The left’s leading donor club is marshaling high-dollar donors, labor unions, and birth control activist Sandra Fluke to target moderate state legislators in California, according to internal documents.
Attendees of the Democracy Alliance’s fall donors conference last month huddled in the Washington, D.C., Mandarin Oriental hotel to discuss ways to neutralize a group of centrist Democratic legislators that have succeeded in blocking scores of measures pushed by the Alliance and its ranks of wealthy political donors.
"Conservative corporate Democrats in California’s state legislature … rejected key progressive legislation in 2015, including environmental, labor, anti-poverty and women’s issues," the Alliance wrote in materials handed out at the conference.
Alliance partners, as its donors are known, and representatives from some of the groups that its wealthy members support held an event "to discuss how progressive donors, organized labor, and key organizations are building aligned progressive infrastructure to beat back corporate Democrats, pass progressive policies, and prepare for statewide elections in 2018 and beyond."
Recent reforms to California’s electoral process were designed to reduce the influence of hardliners in both parties.

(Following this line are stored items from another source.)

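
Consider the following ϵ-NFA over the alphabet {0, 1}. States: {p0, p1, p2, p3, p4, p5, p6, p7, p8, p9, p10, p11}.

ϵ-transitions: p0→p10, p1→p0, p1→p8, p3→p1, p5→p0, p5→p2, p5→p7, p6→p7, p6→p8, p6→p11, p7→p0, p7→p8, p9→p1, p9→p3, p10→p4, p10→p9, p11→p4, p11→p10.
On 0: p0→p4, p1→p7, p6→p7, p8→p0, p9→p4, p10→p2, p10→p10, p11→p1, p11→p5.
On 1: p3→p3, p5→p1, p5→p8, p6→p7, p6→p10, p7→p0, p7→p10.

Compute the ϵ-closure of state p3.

Start with {p3}.
From p3 via ϵ: add p1.
From p1 via ϵ: add p0, p8.
From p0 via ϵ: add p10.
From p10 via ϵ: add p4, p9.
No new states can be added; the closed set is {p0, p1, p3, p4, p8, p9, p10}.

{p0, p1, p3, p4, p8, p9, p10}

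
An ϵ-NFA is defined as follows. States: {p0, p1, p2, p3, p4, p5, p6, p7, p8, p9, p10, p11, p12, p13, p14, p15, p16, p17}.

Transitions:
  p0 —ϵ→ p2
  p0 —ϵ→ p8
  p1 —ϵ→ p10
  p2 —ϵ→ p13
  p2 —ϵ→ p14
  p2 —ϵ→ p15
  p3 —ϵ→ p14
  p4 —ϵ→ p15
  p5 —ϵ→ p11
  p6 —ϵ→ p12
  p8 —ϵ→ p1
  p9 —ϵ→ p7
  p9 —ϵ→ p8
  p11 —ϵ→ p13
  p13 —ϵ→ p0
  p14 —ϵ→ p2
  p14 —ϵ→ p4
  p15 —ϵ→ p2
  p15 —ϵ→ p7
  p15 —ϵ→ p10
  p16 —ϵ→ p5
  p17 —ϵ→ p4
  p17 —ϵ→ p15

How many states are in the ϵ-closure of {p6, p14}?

Start with {p6, p14}.
From p6 via ϵ: add p12.
From p14 via ϵ: add p2, p4.
From p2 via ϵ: add p13, p15.
From p13 via ϵ: add p0.
From p15 via ϵ: add p7, p10.
From p0 via ϵ: add p8.
From p8 via ϵ: add p1.
ϵ-closure = {p0, p1, p2, p4, p6, p7, p8, p10, p12, p13, p14, p15}, which has 12 states.

12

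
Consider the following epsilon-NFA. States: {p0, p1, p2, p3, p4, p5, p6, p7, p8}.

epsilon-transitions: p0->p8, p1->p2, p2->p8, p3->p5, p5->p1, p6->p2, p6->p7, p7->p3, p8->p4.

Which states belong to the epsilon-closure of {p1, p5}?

Start with {p1, p5}.
From p1 via epsilon: add p2.
From p2 via epsilon: add p8.
From p8 via epsilon: add p4.
No new states can be added; the closed set is {p1, p2, p4, p5, p8}.

{p1, p2, p4, p5, p8}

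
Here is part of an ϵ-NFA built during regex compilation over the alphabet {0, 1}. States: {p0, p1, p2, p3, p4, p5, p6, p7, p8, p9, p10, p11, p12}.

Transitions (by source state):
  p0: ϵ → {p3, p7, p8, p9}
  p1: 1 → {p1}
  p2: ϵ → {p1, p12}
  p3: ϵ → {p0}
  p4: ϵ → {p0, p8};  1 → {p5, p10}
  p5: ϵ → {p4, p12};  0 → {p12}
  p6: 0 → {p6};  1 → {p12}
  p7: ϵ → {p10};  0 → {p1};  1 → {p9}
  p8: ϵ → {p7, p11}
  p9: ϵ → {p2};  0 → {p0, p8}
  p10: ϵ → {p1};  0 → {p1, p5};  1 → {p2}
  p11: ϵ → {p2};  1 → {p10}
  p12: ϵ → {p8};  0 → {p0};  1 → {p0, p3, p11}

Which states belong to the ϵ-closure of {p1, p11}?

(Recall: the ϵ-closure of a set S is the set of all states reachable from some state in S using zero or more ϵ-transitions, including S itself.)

{p1, p2, p7, p8, p10, p11, p12}

Start with {p1, p11}.
From p11 via ϵ: add p2.
From p2 via ϵ: add p12.
From p12 via ϵ: add p8.
From p8 via ϵ: add p7.
From p7 via ϵ: add p10.
No new states can be added; the closed set is {p1, p2, p7, p8, p10, p11, p12}.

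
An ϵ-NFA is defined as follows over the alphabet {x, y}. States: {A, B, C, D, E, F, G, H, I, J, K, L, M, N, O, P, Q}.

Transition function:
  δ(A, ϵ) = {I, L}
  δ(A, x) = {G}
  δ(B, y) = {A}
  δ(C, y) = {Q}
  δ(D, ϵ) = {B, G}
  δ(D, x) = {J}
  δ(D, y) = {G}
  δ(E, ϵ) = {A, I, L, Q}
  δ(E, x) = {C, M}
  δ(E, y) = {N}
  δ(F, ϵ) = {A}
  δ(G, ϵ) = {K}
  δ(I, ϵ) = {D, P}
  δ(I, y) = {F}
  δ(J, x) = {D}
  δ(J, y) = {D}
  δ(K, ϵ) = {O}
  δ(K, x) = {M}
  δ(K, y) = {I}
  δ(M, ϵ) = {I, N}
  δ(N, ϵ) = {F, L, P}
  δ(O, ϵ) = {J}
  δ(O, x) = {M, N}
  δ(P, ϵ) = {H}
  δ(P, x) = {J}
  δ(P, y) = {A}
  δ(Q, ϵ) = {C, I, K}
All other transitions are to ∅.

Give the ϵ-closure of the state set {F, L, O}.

Start with {F, L, O}.
From F via ϵ: add A.
From O via ϵ: add J.
From A via ϵ: add I.
From I via ϵ: add D, P.
From D via ϵ: add B, G.
From P via ϵ: add H.
From G via ϵ: add K.
No new states can be added; the closed set is {A, B, D, F, G, H, I, J, K, L, O, P}.

{A, B, D, F, G, H, I, J, K, L, O, P}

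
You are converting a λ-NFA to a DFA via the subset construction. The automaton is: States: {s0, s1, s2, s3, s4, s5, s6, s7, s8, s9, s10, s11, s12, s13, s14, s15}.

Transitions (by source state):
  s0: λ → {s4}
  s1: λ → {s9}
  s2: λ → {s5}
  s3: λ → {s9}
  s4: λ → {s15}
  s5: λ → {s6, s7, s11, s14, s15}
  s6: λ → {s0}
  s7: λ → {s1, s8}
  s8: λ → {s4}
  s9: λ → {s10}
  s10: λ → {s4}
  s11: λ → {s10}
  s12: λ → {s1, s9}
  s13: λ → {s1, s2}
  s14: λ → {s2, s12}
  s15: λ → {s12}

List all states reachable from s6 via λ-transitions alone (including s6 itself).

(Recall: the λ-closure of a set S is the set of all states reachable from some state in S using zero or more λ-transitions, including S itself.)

{s0, s1, s4, s6, s9, s10, s12, s15}

Start with {s6}.
From s6 via λ: add s0.
From s0 via λ: add s4.
From s4 via λ: add s15.
From s15 via λ: add s12.
From s12 via λ: add s1, s9.
From s9 via λ: add s10.
No new states can be added; the closed set is {s0, s1, s4, s6, s9, s10, s12, s15}.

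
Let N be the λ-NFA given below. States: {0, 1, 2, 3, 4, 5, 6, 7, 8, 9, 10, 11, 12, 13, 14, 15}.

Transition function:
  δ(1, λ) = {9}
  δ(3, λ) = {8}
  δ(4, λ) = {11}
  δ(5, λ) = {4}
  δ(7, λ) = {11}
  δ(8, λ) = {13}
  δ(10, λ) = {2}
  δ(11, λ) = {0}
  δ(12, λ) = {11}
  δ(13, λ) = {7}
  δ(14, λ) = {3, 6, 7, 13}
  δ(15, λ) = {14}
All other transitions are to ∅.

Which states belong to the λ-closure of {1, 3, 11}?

Start with {1, 3, 11}.
From 1 via λ: add 9.
From 3 via λ: add 8.
From 11 via λ: add 0.
From 8 via λ: add 13.
From 13 via λ: add 7.
No new states can be added; the closed set is {0, 1, 3, 7, 8, 9, 11, 13}.

{0, 1, 3, 7, 8, 9, 11, 13}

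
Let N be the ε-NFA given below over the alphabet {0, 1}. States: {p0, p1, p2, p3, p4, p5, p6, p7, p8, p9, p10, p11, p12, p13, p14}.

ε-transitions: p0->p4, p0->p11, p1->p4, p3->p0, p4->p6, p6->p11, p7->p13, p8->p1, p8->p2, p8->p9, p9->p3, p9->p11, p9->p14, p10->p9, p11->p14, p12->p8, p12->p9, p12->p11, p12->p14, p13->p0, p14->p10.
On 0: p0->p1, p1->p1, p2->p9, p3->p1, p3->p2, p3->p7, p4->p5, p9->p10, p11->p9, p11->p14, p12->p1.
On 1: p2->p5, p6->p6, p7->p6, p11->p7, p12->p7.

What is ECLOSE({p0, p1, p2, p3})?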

The result in a state where Republicans are generally confined to the minority has been the election of a number of centrist Democrats dubbed the "Mod Squad."

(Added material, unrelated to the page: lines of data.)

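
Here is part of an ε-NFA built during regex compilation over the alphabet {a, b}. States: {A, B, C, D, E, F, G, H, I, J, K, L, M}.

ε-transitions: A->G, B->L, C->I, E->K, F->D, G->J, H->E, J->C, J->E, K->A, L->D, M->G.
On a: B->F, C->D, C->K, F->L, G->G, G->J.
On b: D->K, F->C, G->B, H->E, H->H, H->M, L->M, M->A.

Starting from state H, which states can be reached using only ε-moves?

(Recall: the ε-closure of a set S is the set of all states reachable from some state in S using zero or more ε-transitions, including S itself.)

Start with {H}.
From H via ε: add E.
From E via ε: add K.
From K via ε: add A.
From A via ε: add G.
From G via ε: add J.
From J via ε: add C.
From C via ε: add I.
No new states can be added; the closed set is {A, C, E, G, H, I, J, K}.

{A, C, E, G, H, I, J, K}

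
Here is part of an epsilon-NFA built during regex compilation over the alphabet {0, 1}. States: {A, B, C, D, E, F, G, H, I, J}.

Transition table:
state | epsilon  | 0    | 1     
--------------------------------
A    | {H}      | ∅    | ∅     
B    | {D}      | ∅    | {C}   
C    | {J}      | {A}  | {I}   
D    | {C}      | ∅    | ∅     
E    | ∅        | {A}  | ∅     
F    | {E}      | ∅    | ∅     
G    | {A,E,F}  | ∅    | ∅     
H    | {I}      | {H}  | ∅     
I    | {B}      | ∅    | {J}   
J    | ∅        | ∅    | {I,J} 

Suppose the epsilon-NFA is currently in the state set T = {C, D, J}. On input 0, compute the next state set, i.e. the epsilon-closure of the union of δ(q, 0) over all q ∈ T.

{A, B, C, D, H, I, J}

C on 0 → {A}.
No 0-transition from D, J.
Union after reading 0: {A}.
Now take the epsilon-closure:
From A via epsilon: add H.
From H via epsilon: add I.
From I via epsilon: add B.
From B via epsilon: add D.
From D via epsilon: add C.
From C via epsilon: add J.
No new states can be added; the closed set is {A, B, C, D, H, I, J}.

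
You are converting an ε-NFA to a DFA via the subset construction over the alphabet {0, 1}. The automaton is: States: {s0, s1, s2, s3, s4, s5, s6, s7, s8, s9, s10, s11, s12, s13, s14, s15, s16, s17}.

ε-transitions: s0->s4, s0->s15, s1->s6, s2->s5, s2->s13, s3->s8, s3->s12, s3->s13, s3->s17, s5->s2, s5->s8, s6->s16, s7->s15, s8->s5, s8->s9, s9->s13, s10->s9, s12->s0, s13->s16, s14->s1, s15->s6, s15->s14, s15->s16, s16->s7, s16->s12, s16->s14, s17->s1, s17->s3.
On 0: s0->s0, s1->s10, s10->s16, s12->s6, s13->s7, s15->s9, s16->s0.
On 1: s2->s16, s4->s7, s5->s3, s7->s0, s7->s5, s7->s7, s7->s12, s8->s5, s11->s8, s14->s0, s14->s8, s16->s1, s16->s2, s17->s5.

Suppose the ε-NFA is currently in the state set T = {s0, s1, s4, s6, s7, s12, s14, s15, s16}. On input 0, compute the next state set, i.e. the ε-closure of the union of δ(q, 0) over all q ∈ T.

{s0, s1, s4, s6, s7, s9, s10, s12, s13, s14, s15, s16}

s0 on 0 → {s0}.
s1 on 0 → {s10}.
s12 on 0 → {s6}.
s15 on 0 → {s9}.
s16 on 0 → {s0}.
No 0-transition from s4, s6, s7, s14.
Union after reading 0: {s0, s6, s9, s10}.
Now take the ε-closure:
From s0 via ε: add s4, s15.
From s6 via ε: add s16.
From s9 via ε: add s13.
From s15 via ε: add s14.
From s16 via ε: add s7, s12.
From s14 via ε: add s1.
No new states can be added; the closed set is {s0, s1, s4, s6, s7, s9, s10, s12, s13, s14, s15, s16}.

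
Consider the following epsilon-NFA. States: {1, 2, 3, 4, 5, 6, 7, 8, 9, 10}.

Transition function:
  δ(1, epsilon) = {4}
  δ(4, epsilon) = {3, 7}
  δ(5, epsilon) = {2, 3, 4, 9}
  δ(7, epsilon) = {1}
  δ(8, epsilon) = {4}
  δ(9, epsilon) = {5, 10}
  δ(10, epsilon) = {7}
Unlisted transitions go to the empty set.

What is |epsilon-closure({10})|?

5

Start with {10}.
From 10 via epsilon: add 7.
From 7 via epsilon: add 1.
From 1 via epsilon: add 4.
From 4 via epsilon: add 3.
epsilon-closure = {1, 3, 4, 7, 10}, which has 5 states.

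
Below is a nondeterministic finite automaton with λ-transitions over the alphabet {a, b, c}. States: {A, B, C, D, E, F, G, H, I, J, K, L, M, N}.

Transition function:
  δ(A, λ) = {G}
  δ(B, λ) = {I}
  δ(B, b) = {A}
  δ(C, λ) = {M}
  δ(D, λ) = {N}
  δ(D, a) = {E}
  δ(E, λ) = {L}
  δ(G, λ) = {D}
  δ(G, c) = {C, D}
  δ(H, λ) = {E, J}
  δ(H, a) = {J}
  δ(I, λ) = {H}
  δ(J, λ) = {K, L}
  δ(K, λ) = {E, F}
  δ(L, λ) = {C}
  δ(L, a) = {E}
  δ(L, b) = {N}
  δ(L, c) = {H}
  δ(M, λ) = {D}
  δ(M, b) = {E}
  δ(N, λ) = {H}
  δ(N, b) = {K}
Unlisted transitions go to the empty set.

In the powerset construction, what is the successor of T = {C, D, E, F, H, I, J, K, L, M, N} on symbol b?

{C, D, E, F, H, J, K, L, M, N}

L on b → {N}.
M on b → {E}.
N on b → {K}.
No b-transition from C, D, E, F, H, I, J, K.
Union after reading b: {E, K, N}.
Now take the λ-closure:
From E via λ: add L.
From K via λ: add F.
From N via λ: add H.
From H via λ: add J.
From L via λ: add C.
From C via λ: add M.
From M via λ: add D.
No new states can be added; the closed set is {C, D, E, F, H, J, K, L, M, N}.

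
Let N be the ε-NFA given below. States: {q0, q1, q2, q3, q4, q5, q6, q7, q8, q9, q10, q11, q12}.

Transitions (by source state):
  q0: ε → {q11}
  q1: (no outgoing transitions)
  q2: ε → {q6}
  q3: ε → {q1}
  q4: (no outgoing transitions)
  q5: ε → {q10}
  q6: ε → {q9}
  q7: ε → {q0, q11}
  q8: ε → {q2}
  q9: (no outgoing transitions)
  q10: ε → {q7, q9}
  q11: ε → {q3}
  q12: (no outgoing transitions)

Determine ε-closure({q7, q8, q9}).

Start with {q7, q8, q9}.
From q7 via ε: add q0, q11.
From q8 via ε: add q2.
From q2 via ε: add q6.
From q11 via ε: add q3.
From q3 via ε: add q1.
No new states can be added; the closed set is {q0, q1, q2, q3, q6, q7, q8, q9, q11}.

{q0, q1, q2, q3, q6, q7, q8, q9, q11}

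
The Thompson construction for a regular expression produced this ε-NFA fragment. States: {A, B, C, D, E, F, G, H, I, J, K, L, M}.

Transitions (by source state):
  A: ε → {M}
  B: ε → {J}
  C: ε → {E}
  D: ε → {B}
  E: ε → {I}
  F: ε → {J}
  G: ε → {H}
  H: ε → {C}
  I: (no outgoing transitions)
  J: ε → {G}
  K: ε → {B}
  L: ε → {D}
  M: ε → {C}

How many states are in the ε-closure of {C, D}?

8

Start with {C, D}.
From C via ε: add E.
From D via ε: add B.
From B via ε: add J.
From E via ε: add I.
From J via ε: add G.
From G via ε: add H.
ε-closure = {B, C, D, E, G, H, I, J}, which has 8 states.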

Rather than back Republicans in a state reflexively hostile to the GOP, businesses in California are increasingly turning to friendlier Democrats. The Alliance credits the resulting bloc of loosely organized legislators with sinking most of the left’s Sacramento agenda in recent years.
"The Chamber of Commerce, through the mod squad, killed 18 out of 19 target bills in 2015, 25 out of 27 in 2014, and 37 out of 38 bills in 2013," according to agenda documents. "This success rate is a result of conservative business interests and Republican donors strategically, and successfully, investing in electing business-friendly Democrats in Democratic seats."

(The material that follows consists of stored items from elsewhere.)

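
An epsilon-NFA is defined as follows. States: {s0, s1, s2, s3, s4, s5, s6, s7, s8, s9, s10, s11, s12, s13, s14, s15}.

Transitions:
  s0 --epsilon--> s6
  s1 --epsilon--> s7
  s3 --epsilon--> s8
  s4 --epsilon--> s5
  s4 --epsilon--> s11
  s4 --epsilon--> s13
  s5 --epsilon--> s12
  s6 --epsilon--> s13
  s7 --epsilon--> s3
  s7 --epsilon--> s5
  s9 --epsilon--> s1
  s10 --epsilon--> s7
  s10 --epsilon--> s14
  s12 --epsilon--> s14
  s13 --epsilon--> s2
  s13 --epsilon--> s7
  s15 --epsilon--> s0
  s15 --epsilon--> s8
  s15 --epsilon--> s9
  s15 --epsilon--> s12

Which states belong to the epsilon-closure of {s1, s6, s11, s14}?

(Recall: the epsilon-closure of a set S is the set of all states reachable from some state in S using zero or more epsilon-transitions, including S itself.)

Start with {s1, s6, s11, s14}.
From s1 via epsilon: add s7.
From s6 via epsilon: add s13.
From s7 via epsilon: add s3, s5.
From s13 via epsilon: add s2.
From s3 via epsilon: add s8.
From s5 via epsilon: add s12.
No new states can be added; the closed set is {s1, s2, s3, s5, s6, s7, s8, s11, s12, s13, s14}.

{s1, s2, s3, s5, s6, s7, s8, s11, s12, s13, s14}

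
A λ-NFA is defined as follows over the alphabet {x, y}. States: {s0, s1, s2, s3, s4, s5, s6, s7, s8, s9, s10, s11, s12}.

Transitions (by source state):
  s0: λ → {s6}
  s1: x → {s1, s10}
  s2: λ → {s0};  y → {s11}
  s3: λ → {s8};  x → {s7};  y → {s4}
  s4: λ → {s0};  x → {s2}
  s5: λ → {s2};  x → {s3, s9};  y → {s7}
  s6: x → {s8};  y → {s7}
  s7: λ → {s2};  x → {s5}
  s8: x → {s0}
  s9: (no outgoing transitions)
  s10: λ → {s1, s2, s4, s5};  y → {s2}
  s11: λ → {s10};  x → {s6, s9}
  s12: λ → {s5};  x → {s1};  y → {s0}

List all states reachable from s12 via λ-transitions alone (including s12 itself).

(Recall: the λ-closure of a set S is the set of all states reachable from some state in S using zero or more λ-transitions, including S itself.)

Start with {s12}.
From s12 via λ: add s5.
From s5 via λ: add s2.
From s2 via λ: add s0.
From s0 via λ: add s6.
No new states can be added; the closed set is {s0, s2, s5, s6, s12}.

{s0, s2, s5, s6, s12}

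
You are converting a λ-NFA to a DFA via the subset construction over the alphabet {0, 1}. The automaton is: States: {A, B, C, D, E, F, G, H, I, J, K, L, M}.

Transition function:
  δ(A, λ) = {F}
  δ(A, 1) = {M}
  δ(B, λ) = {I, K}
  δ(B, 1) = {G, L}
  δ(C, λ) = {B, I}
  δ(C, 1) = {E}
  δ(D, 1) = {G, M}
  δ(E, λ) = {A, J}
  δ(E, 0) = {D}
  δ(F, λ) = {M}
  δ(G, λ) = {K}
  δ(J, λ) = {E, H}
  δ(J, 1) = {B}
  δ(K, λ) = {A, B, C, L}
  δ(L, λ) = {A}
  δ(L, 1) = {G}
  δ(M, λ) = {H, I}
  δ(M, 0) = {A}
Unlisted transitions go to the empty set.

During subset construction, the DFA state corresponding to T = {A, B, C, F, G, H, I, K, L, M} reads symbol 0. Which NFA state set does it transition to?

{A, F, H, I, M}

M on 0 → {A}.
No 0-transition from A, B, C, F, G, H, I, K, L.
Union after reading 0: {A}.
Now take the λ-closure:
From A via λ: add F.
From F via λ: add M.
From M via λ: add H, I.
No new states can be added; the closed set is {A, F, H, I, M}.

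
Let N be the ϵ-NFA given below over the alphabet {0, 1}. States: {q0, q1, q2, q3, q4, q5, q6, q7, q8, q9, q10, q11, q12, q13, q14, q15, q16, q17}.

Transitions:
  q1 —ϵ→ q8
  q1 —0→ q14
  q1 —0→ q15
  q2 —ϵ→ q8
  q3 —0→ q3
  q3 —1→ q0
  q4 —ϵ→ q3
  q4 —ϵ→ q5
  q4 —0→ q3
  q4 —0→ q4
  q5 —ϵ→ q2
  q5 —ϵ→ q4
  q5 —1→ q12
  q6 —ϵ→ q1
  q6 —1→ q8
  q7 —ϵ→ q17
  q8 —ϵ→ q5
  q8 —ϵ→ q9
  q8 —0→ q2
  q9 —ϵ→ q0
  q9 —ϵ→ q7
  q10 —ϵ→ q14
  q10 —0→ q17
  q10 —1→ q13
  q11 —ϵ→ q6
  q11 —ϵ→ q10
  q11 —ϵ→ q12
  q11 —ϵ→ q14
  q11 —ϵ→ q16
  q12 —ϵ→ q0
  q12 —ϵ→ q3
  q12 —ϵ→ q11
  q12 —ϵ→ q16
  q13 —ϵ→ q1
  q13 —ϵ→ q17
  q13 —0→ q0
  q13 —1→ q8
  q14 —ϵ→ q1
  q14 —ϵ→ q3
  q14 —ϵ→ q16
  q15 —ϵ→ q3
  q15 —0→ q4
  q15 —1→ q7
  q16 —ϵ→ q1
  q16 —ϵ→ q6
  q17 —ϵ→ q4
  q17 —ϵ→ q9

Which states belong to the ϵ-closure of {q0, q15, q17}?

Start with {q0, q15, q17}.
From q15 via ϵ: add q3.
From q17 via ϵ: add q4, q9.
From q4 via ϵ: add q5.
From q9 via ϵ: add q7.
From q5 via ϵ: add q2.
From q2 via ϵ: add q8.
No new states can be added; the closed set is {q0, q2, q3, q4, q5, q7, q8, q9, q15, q17}.

{q0, q2, q3, q4, q5, q7, q8, q9, q15, q17}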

To discuss the problem and potential solutions for the Alliance’s cadre of wealthy political donors, a handful of those donors sponsored a session at the November conference titled "Building a More Progressive California."
The event’s featured speakers were Ludovic Blain, executive director of the Progressive Era Project, a group of California political donors founded by Alliance partner Steve Phillips; and Sandra Fluke, the birth control activist who rose to prominence in 2012 and now runs the California arm of the group Voices for Progress.
Neither group responded to requests for comment on their activities in California.
Voices for Progress was one of a number of left-wing organizations that pushed for a measure this year to dramatically restrict fossil fuel use in California.
That legislation, known as SB 350, contained language that would have mandated 50 percent cuts in petroleum use in California by 2030. But that provision was removed after it failed to marshal enough support among California’s moderate Democratic voting bloc.
"I'm trying to make sure the well-being of our poorest communities isn't sacrificed for the sake of clean air," centrist Democratic assemblyman Adam Gray told the San Jose Mercury News after that language was stripped. "I shouldn't have to choose between good jobs and clean air for my constituents. We deserve both."
The Alliance’s ranks of wealthy California liberals are livid at what they see as capitulation by members of the political party that they generally support. They attribute the Mod Squad’s agenda to its financial supporters in the business community.
However, Alliance donors themselves are also financial heavyweights in California state politics.
Six of the 12 individual donors who organized the Alliance’s California strategy session together donated roughly $920,000 to state-level candidates during the 2014 election cycle, according to campaign finance records.
Eleven of the 12 are also major contributors to federal candidates during the current election cycle. According to Federal Election Commission records, they’ve given about $935,000 to candidates, party organs, and independent political groups this year.
Efforts to retake statehouses and advance progressive legislation therein were a major theme of the Alliance’s November conference, where donors were encouraged to support a network of financially opaque groups working to affect policy and elections at the state level.